High expectations around the holidays can be stressful, but when you consider your family member with each decision you make can greatly influence the true “meaning” of your holiday gathering. Below are a 8 tips to ensure a joyful gathering.

  • Staying as much as possible to the persons eating routine can help minimize anxiety. Consider an early lunch or brunch rather than a late evening celebration. Confusion and anxiety for the person living with dementia can often be worse in the evenings.
  • Keep with the routine for your family member. Make sure everyone is well rested and watch for signs of anxiety and be prepared to adjust.
  • Find a quiet spot for the person to sit if the stimulation is too intense and have refreshments Others can come to the quiet place to visit.

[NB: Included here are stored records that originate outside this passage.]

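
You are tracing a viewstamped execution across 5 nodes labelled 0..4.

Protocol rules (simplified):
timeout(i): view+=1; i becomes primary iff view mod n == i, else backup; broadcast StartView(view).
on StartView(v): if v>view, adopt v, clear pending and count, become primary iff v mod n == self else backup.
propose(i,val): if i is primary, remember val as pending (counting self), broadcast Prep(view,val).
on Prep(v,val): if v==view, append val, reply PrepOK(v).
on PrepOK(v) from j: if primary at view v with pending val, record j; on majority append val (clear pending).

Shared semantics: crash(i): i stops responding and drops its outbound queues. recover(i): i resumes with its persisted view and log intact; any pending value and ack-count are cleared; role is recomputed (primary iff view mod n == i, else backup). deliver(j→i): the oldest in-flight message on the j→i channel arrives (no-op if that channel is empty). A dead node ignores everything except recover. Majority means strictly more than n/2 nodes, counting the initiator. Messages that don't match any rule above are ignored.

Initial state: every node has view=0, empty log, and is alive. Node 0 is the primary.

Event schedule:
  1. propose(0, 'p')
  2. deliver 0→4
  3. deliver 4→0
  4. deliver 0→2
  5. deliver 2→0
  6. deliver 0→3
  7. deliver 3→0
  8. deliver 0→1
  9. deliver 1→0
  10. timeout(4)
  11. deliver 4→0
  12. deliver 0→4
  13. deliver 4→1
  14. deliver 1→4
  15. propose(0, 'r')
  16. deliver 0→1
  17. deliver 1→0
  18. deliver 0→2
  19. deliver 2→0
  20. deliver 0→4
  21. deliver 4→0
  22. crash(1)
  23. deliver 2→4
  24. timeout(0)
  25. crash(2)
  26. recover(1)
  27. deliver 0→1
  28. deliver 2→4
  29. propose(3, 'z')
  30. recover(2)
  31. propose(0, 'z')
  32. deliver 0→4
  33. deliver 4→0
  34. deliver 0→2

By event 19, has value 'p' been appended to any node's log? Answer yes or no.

yes

after 1 — propose(0,'p'): ·
after 2 — deliver 0→4: n4:back/v0/[p]
after 3 — deliver 4→0: ·
after 4 — deliver 0→2: n2:back/v0/[p]
after 5 — deliver 2→0: n0:prim/v0/[p]
after 6 — deliver 0→3: n3:back/v0/[p]
after 7 — deliver 3→0: ·
after 8 — deliver 0→1: n1:back/v0/[p]
after 9 — deliver 1→0: ·
after 10 — timeout(4): n4:back/v1/[p]
after 11 — deliver 4→0: n0:back/v1/[p]
after 12 — deliver 0→4: ·
after 13 — deliver 4→1: n1:prim/v1/[p]
after 14 — deliver 1→4: ·
after 15 — propose(0,'r'): ·
after 16 — deliver 0→1: ·
after 17 — deliver 1→0: ·
after 18 — deliver 0→2: ·
after 19 — deliver 2→0: ·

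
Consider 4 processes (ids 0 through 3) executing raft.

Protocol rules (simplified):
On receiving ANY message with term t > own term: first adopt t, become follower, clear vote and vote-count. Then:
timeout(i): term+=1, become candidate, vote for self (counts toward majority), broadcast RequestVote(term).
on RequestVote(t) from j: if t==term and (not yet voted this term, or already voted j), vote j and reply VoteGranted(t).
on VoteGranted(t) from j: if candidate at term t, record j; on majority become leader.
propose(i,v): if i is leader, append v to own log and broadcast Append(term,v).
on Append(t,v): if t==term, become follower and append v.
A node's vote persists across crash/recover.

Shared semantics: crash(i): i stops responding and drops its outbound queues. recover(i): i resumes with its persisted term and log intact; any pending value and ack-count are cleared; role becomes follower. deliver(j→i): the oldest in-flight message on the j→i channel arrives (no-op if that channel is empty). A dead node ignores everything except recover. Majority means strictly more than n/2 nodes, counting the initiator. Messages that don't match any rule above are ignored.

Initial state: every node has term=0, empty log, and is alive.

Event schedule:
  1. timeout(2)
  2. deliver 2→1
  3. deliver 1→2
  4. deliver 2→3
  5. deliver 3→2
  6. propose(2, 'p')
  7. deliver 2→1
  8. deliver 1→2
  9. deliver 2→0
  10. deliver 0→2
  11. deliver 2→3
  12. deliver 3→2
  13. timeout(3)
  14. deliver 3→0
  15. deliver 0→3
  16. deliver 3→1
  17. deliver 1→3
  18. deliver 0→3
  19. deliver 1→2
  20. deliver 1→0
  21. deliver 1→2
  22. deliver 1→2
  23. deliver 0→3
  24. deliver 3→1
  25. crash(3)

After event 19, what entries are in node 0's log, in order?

empty

step 1 timeout(2): 2={cand,t=1,log=-}
step 2 deliver 2→1: 1={foll,t=1,log=-}
step 3 deliver 1→2: —
step 4 deliver 2→3: 3={foll,t=1,log=-}
step 5 deliver 3→2: 2={lead,t=1,log=-}
step 6 propose(2,'p'): 2={lead,t=1,log=p}
step 7 deliver 2→1: 1={foll,t=1,log=p}
step 8 deliver 1→2: —
step 9 deliver 2→0: 0={foll,t=1,log=-}
step 10 deliver 0→2: —
step 11 deliver 2→3: 3={foll,t=1,log=p}
step 12 deliver 3→2: —
step 13 timeout(3): 3={cand,t=2,log=p}
step 14 deliver 3→0: 0={foll,t=2,log=-}
step 15 deliver 0→3: —
step 16 deliver 3→1: 1={foll,t=2,log=p}
step 17 deliver 1→3: 3={lead,t=2,log=p}
step 18 deliver 0→3: —
step 19 deliver 1→2: —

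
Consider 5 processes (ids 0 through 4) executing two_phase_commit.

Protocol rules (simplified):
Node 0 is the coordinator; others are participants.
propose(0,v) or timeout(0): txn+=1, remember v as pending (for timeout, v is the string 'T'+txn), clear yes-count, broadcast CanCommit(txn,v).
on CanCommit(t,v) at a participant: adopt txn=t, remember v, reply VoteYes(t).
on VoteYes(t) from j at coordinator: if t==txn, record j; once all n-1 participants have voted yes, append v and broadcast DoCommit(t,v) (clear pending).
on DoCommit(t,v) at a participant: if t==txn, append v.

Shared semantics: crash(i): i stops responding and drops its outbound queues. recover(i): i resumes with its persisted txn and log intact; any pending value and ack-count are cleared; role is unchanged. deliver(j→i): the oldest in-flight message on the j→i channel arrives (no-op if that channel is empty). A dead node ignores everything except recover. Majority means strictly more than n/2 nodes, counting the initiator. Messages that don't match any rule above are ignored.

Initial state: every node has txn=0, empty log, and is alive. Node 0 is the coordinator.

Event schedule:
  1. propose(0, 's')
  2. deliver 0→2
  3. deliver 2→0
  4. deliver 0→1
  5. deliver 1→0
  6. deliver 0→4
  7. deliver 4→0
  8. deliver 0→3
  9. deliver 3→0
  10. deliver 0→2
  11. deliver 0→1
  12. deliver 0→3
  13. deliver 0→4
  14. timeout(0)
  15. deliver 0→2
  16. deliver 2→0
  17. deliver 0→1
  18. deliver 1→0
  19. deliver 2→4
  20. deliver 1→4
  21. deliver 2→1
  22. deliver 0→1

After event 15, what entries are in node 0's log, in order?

e1 propose(0,'s'): 0[coor,t=1,-]
e2 deliver 0→2: 2[part,t=1,-]
e3 deliver 2→0: ·
e4 deliver 0→1: 1[part,t=1,-]
e5 deliver 1→0: ·
e6 deliver 0→4: 4[part,t=1,-]
e7 deliver 4→0: ·
e8 deliver 0→3: 3[part,t=1,-]
e9 deliver 3→0: 0[coor,t=1,s]
e10 deliver 0→2: 2[part,t=1,s]
e11 deliver 0→1: 1[part,t=1,s]
e12 deliver 0→3: 3[part,t=1,s]
e13 deliver 0→4: 4[part,t=1,s]
e14 timeout(0): 0[coor,t=2,s]
e15 deliver 0→2: 2[part,t=2,s]

s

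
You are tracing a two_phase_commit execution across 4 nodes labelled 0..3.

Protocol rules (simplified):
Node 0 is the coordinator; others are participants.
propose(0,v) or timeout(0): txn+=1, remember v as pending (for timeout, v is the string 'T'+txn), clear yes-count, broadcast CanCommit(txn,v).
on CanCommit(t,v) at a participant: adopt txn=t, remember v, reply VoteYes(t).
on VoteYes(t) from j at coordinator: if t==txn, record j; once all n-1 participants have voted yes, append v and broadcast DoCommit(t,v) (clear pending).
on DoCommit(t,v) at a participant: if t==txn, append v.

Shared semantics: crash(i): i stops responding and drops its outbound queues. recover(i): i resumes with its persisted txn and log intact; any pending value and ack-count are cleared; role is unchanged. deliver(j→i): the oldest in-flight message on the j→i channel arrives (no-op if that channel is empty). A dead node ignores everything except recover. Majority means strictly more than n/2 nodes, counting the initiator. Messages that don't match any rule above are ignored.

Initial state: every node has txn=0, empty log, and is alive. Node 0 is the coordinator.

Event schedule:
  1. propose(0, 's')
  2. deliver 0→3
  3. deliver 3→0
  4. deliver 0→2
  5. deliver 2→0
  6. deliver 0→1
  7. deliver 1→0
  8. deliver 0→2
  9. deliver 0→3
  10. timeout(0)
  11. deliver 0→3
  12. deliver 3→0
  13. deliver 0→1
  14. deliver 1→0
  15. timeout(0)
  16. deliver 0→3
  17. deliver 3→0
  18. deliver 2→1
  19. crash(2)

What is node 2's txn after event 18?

e1 propose(0,'s'): 0[coor,t=1,-]
e2 deliver 0→3: 3[part,t=1,-]
e3 deliver 3→0: ·
e4 deliver 0→2: 2[part,t=1,-]
e5 deliver 2→0: ·
e6 deliver 0→1: 1[part,t=1,-]
e7 deliver 1→0: 0[coor,t=1,s]
e8 deliver 0→2: 2[part,t=1,s]
e9 deliver 0→3: 3[part,t=1,s]
e10 timeout(0): 0[coor,t=2,s]
e11 deliver 0→3: 3[part,t=2,s]
e12 deliver 3→0: ·
e13 deliver 0→1: 1[part,t=1,s]
e14 deliver 1→0: ·
e15 timeout(0): 0[coor,t=3,s]
e16 deliver 0→3: 3[part,t=3,s]
e17 deliver 3→0: ·
e18 deliver 2→1: ·

1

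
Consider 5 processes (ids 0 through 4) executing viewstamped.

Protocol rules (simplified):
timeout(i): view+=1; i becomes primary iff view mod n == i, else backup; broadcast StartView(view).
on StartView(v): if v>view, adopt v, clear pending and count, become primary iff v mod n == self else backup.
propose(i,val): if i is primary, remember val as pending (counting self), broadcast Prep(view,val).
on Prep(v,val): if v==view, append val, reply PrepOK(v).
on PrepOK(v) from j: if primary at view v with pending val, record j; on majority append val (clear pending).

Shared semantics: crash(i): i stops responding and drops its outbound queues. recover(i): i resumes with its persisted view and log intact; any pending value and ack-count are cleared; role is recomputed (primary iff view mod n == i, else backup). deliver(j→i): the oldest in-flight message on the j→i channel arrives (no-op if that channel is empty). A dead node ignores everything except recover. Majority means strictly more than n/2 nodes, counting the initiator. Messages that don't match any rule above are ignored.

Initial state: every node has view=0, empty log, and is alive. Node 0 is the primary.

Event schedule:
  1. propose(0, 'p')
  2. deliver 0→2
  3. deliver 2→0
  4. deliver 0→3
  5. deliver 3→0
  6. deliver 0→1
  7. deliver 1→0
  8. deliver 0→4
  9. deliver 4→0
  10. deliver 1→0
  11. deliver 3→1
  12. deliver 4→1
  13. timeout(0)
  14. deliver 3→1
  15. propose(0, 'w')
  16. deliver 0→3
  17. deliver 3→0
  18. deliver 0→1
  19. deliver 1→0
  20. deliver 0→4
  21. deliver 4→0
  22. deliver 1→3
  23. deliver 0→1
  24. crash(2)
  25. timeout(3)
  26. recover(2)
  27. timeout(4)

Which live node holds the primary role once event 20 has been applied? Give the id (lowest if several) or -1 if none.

1

1. propose(0,'p'):  nop
2. deliver 0→2:  <2:back v0 p>
3. deliver 2→0:  nop
4. deliver 0→3:  <3:back v0 p>
5. deliver 3→0:  <0:prim v0 p>
6. deliver 0→1:  <1:back v0 p>
7. deliver 1→0:  nop
8. deliver 0→4:  <4:back v0 p>
9. deliver 4→0:  nop
10. deliver 1→0:  nop
11. deliver 3→1:  nop
12. deliver 4→1:  nop
13. timeout(0):  <0:back v1 p>
14. deliver 3→1:  nop
15. propose(0,'w'):  nop
16. deliver 0→3:  <3:back v1 p>
17. deliver 3→0:  nop
18. deliver 0→1:  <1:prim v1 p>
19. deliver 1→0:  nop
20. deliver 0→4:  <4:back v1 p>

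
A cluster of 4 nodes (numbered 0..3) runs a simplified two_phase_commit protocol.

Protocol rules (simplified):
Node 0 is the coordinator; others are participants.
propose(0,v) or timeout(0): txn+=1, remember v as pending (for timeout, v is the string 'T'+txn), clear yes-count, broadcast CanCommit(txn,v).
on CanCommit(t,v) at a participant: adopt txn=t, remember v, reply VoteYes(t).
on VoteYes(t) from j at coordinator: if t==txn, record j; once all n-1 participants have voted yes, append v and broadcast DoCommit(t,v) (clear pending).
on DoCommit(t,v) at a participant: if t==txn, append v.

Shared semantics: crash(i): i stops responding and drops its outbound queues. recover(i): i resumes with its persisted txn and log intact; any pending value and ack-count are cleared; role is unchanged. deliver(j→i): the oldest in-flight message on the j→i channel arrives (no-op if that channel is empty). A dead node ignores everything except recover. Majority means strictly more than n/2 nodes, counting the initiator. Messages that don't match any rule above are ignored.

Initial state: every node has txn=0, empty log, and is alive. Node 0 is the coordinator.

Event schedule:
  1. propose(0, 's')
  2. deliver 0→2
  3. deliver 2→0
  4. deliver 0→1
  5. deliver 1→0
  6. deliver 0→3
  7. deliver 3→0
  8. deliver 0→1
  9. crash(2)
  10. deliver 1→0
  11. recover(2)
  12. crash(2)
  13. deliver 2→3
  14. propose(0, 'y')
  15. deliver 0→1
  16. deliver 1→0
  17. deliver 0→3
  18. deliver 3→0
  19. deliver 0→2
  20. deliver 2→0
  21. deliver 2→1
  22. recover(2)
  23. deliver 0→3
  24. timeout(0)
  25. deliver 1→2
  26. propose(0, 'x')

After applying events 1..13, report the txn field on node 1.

1

after 1 — propose(0,'s'): n0:coor/t1/[-]
after 2 — deliver 0→2: n2:part/t1/[-]
after 3 — deliver 2→0: ·
after 4 — deliver 0→1: n1:part/t1/[-]
after 5 — deliver 1→0: ·
after 6 — deliver 0→3: n3:part/t1/[-]
after 7 — deliver 3→0: n0:coor/t1/[s]
after 8 — deliver 0→1: n1:part/t1/[s]
after 9 — crash(2): n2:✗part/t1/[-]
after 10 — deliver 1→0: ·
after 11 — recover(2): n2:part/t1/[-]
after 12 — crash(2): n2:✗part/t1/[-]
after 13 — deliver 2→3: ·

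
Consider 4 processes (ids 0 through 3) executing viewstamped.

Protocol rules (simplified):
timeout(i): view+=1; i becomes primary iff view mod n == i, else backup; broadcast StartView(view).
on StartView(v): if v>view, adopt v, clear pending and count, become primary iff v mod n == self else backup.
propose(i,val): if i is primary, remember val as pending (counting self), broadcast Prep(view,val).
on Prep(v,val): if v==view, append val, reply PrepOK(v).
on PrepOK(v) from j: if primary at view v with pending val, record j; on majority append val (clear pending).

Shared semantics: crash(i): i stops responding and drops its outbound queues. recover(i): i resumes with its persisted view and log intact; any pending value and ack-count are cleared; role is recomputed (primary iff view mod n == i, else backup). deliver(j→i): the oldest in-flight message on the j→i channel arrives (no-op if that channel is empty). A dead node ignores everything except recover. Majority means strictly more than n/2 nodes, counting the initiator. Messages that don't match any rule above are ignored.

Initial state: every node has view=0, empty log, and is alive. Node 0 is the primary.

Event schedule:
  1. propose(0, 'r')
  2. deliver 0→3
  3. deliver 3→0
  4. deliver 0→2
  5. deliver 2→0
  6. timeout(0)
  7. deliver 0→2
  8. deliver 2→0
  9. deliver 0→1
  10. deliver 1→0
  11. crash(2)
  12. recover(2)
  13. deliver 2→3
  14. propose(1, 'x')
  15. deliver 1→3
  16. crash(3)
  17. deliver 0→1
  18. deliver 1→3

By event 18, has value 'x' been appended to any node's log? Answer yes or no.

no

after 1 — propose(0,'r'): ·
after 2 — deliver 0→3: n3:back/v0/[r]
after 3 — deliver 3→0: ·
after 4 — deliver 0→2: n2:back/v0/[r]
after 5 — deliver 2→0: n0:prim/v0/[r]
after 6 — timeout(0): n0:back/v1/[r]
after 7 — deliver 0→2: n2:back/v1/[r]
after 8 — deliver 2→0: ·
after 9 — deliver 0→1: n1:back/v0/[r]
after 10 — deliver 1→0: ·
after 11 — crash(2): n2:✗back/v1/[r]
after 12 — recover(2): n2:back/v1/[r]
after 13 — deliver 2→3: ·
after 14 — propose(1,'x'): ·
after 15 — deliver 1→3: ·
after 16 — crash(3): n3:✗back/v0/[r]
after 17 — deliver 0→1: n1:prim/v1/[r]
after 18 — deliver 1→3: ·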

  • If family members or friends haven’t visited recently and are unaware of significant cognitive changes in the person, this can be very overwhelming. Let others know what to expect ahead of time.
  • Avoid talking about current events around your family member. Conversations are hard to follow with memory loss. Reminiscence reminds us of some of our best times and works well to help your family member feel included.
  • Share stories rather than sharing opinions. A peaceful holiday makes for better memories!
  • Refrain from asking your family member “do you remember?” Help the person tell a story by prompting, “Dad tell the time you and uncle Bob went fishing and he fell in!”
  • Avoid correcting the person with memory loss. Just go with the flow. Inaccurate dates, locations, and peoples names are really insignificant. Feelings, not facts is what is important. If a story is repeated, just listen again and help the person feel connected to the holiday.

Thanksgiving may look different this year. You can either focus on the differences or stay in the moment and celebrate what is, not what was.